Каждый день он ходил в банк, где служил уже десять лет, зимой изредка бывал в
театре, а летом ездил к знакомым на дачу, и два раза был болен инфлуэнцой —
второй раз перед самой Пасхой. И, уже всходя по лестнице к Василевским, во
фраке и с складным цилиндром под мышкой, он вспомнил, что увидит там того,
другого, и очень удивился, что совсем не может представить себе его лица и
фигуры. Сам Петров был низенького роста, немного сутулый, так что многие
принимали его за горбатого, и глаза у него были большие и черные, с желтоватыми
белками. В остальном он не отличался от всех других, которые два раза в год
бывали с визитом у господ Василевских, и когда они забывали его фамилию, то
называли его просто «горбатенький».
Тот, другой, был уже там и собирался уезжать, но,
увидев Петрова, улыбнулся приветливо и остался. Он тоже был во фраке и тоже с
складным цилиндром, и больше ничего не успел рассмотреть Петров, так как
занялся разговором, едой и чаем. Но выходили они вместе, помогали друг другу
одеваться, как друзья; вежливо уступали дорогу и оба дали швейцару по
полтиннику. На улице они немного остановились, и тот, другой, сказал:
— Дань! Ничего не поделаешь.
— Ничего не поделаешь,— ответил Петров,— дань!
И так как говорить было больше не о чем, они ласково
улыбнулись, и Петров спросил:
— Вам куда?
— Мне налево. А вам?
— Мне направо.
На извозчике Петров вспомнил, что он опять не успел
ни спросить об имени, ни рассмотреть его. Он обернулся: взад и вперед двигались
экипажи,— тротуары чернели от идущего народа, и в этой сплошной движущейся
массе того, другого, нельзя было найти, как нельзя найти песчинку среди других
песчинок. И опять Петров забыл его и весь год не вспоминал.
Жил он много лет в одних и тех же меблированных
комнатах, и там его очень не любили, так как он был угрюм и раздражителен, и
тоже называли «горбачом». Он часто сидел у себя в номере один и неизвестно, что
делал, потому что ни книжку, ни письмо коридорный Федот не считал за дело. По
ночам Петров иногда выходил гулять, и швейцар Иван не понимал этих прогулок,
так как возвращался Петров всегда трезвый и всегда один — без женщины.
А Петров ходил гулять ночью потому, что очень боялся
города, в котором жил, и больше всего боялся его днем, когда улицы полны
народа.
Город был громаден и многолюден, и было в этом
многолюдии и громадности что-то упорное, непобедимое и равнодушно-жестокое.
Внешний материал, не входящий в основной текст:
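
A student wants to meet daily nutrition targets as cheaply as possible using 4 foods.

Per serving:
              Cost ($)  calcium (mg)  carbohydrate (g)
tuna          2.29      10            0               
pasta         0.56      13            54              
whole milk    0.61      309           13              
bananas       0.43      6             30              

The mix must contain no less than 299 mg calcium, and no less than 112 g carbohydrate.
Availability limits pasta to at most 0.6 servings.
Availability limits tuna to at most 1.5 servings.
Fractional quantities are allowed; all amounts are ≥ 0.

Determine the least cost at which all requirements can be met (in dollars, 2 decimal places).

$1.86

This is a linear program. Let x1 = servings of tuna, x2 = servings of pasta, x3 = servings of whole milk, x4 = servings of bananas.
min 2.29x1 + 0.56x2 + 0.61x3 + 0.43x4 s.t.:
  10x1 + 13x2 + 309x3 + 6x4 ≥ 299   (calcium)
  54x2 + 13x3 + 30x4 ≥ 112   (carbohydrate)
  x2 ≤ 0.6
  x1 ≤ 1.5
  x1, x2, x3, x4 ≥ 0.
At the optimum only pasta, whole milk, bananas are positive (tuna = 0). Binding constraints: calcium, carbohydrate, the pasta cap.
Solving gives x2 = 0.6, x3 = 0.8984, x4 = 2.264.
Hence cost = 0.56·0.6 + 0.61·0.8984 + 0.43·2.264 = $1.8575.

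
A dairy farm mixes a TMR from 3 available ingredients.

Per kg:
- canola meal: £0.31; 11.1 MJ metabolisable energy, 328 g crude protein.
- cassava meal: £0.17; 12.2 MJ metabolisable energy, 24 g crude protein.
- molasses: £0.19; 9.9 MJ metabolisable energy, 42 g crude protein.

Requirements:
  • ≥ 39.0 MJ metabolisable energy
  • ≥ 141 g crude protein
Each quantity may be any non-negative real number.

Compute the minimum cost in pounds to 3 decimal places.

Set it up as a linear program. Let x1 = kg of canola meal, x2 = kg of cassava meal, x3 = kg of molasses.
min 0.31x1 + 0.17x2 + 0.19x3 subject to:
  11.1x1 + 12.2x2 + 9.9x3 ≥ 39   (metabolisable energy)
  328x1 + 24x2 + 42x3 ≥ 141   (crude protein)
  x1, x2, x3 ≥ 0.
The optimal basis is {canola meal, cassava meal}; molasses drops out. Binding constraints: metabolisable energy and crude protein.
Solving gives x1 = 0.2099, x2 = 3.006.
Cost = 0.31·0.2099 + 0.17·3.006 = 0.57609.

£0.576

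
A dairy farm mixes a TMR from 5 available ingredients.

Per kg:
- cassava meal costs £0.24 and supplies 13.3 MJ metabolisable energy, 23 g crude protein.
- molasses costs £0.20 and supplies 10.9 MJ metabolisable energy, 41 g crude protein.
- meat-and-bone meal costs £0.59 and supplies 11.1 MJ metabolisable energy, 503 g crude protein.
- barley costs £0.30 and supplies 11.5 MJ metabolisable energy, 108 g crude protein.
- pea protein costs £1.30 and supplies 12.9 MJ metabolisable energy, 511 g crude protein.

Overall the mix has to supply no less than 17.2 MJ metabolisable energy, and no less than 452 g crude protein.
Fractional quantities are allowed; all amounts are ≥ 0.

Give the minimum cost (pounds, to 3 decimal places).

£0.640

Treat it as an LP. Let x1 = kg of cassava meal, x2 = kg of molasses, x3 = kg of meat-and-bone meal, x4 = kg of barley, x5 = kg of pea protein.
Minimize 0.24x1 + 0.2x2 + 0.59x3 + 0.3x4 + 1.3x5 s.t.:
  13.3x1 + 10.9x2 + 11.1x3 + 11.5x4 + 12.9x5 ≥ 17.2   (metabolisable energy)
  23x1 + 41x2 + 503x3 + 108x4 + 511x5 ≥ 452   (crude protein)
  x1, x2, x3, x4, x5 ≥ 0.
The cheapest feasible vertex uses only molasses, meat-and-bone meal; cassava meal, barley, pea protein are not used. Binding constraints: metabolisable energy and crude protein.
Solving gives x2 = 0.7229, x3 = 0.8397.
Cost = 0.2·0.7229 + 0.59·0.8397 = 0.64000.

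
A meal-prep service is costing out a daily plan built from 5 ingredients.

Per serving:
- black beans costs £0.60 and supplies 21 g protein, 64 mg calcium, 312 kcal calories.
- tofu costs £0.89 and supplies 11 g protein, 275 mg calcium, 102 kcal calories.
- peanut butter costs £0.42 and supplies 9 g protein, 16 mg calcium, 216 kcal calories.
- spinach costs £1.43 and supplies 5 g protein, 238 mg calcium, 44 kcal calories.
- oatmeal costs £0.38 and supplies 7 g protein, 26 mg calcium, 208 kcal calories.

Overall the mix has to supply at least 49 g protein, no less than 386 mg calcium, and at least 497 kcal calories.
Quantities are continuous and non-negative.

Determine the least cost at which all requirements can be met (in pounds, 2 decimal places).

£1.96

Let x1 = servings of black beans, x2 = servings of tofu, x3 = servings of peanut butter, x4 = servings of spinach, x5 = servings of oatmeal.
min 0.6x1 + 0.89x2 + 0.42x3 + 1.43x4 + 0.38x5 with:
  21x1 + 11x2 + 9x3 + 5x4 + 7x5 ≥ 49   (protein)
  64x1 + 275x2 + 16x3 + 238x4 + 26x5 ≥ 386   (calcium)
  312x1 + 102x2 + 216x3 + 44x4 + 208x5 ≥ 497   (calories)
  x1, x2, x3, x4, x5 ≥ 0.
The optimal basis is {black beans, tofu}; peanut butter, spinach, oatmeal drop out. The protein and calcium requirements are met with equality.
Solving gives x1 = 1.82, x2 = 0.9801.
Hence cost = 0.6·1.82 + 0.89·0.9801 = £1.9643.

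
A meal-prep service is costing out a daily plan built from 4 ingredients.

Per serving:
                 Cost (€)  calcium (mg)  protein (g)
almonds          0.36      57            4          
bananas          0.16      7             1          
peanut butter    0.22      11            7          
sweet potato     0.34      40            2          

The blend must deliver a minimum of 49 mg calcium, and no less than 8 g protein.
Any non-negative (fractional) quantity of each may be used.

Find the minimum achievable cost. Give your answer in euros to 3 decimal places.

€0.420

Treat it as an LP. Let x1 = servings of almonds, x2 = servings of bananas, x3 = servings of peanut butter, x4 = servings of sweet potato.
Minimize 0.36x1 + 0.16x2 + 0.22x3 + 0.34x4 s.t.:
  57x1 + 7x2 + 11x3 + 40x4 ≥ 49   (calcium)
  4x1 + 1x2 + 7x3 + 2x4 ≥ 8   (protein)
  x1, x2, x3, x4 ≥ 0.
The minimum-cost mix takes nothing from bananas, sweet potato — only almonds, peanut butter. There the calcium and protein constraints are tight.
So almonds = 0.7183 servings, peanut butter = 0.7324 servings.
Objective = 0.36·0.7183 + 0.22·0.7324 = 0.41972.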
Колоссальной тяжестью своих каменных раздутых домов он давил землю, на которой
стоял, и улицы между домами были узкие, кривые и глубокие, как трещины в скале.
И казалось, что все они охвачены паническим страхом и от центра стараются
выбежать на открытое поле, но не могут найти дороги, и путаются, и клубятся,
как змеи, и перерезают друг друга, и в безнадежном отчаянии устремляются назад.
Можно было по целым часам ходить по этим улицам, изломанным, задохнувшимся,
замершим в страшной судороге, и все не выйти из линии толстых каменных домов.
Высокие и низкие, то краснеющие холодной и жидкой кровью свежего кирпича, то
окрашенные темной и светлой краской, они с непоколебимой твердостью стояли по
сторонам, равнодушно встречали и провожали, теснились густой толпой и впереди и
сзади, теряли физиономию и делались похожи один на другой — и идущему человеку
становилось страшно: будто он замер неподвижно на одном месте, а дома идут мимо
него бесконечной и грозной вереницей.
Однажды Петров шел спокойно по улице — и вдруг
почувствовал, какая толща каменных домов отделяет его от широкого, свободного
поля, где легко дышит под солнцем свободная земля и далеко окрест видит
человеческий глаз. И ему почудилось, что он задыхается и слепнет, и захотелось
бежать, чтобы вырваться из каменных объятий,— и было страшно подумать, что, как
бы скоро он ни бежал, его будут провожать по сторонам все дома, дома, и он
успеет задохнуться, прежде чем выбежать за город. Петров спрятался в первый
ресторан, какой попался ему по дороге, но и там ему долго еще казалось, что он
задыхается, и он пил холодную воду и протирал платком глаза.
Но всего ужаснее было то, что во всех домах жили
люди. Их было множество, и все они были незнакомые и чужие, и все они жили
своей собственной, скрытой для глаз жизнью, непрерывно рождались и умирали,— и
не было начала и конца этому потоку. Когда Петров шел на службу или гулять, он
видел уже знакомые и приглядевшиеся дома, и все представлялось ему знакомым и
простым; но стоило, хотя бы на миг, остановить внимание на каком-нибудь лице —
и все резко и грозно менялось. С чувством страха и бессилия Петров вглядывался
во все лица и понимал, что видит их первый раз, что вчера он видел других
людей, а завтра увидит третьих, и так всегда, каждый день, каждую минуту он
видит новые и незнакомые лица. Вон толстый господин, на которого глядел Петров,
скрылся за углом — и никогда больше Петров не увидит его. Никогда. И если
захочет найти его, то может искать всю жизнь и не найдет.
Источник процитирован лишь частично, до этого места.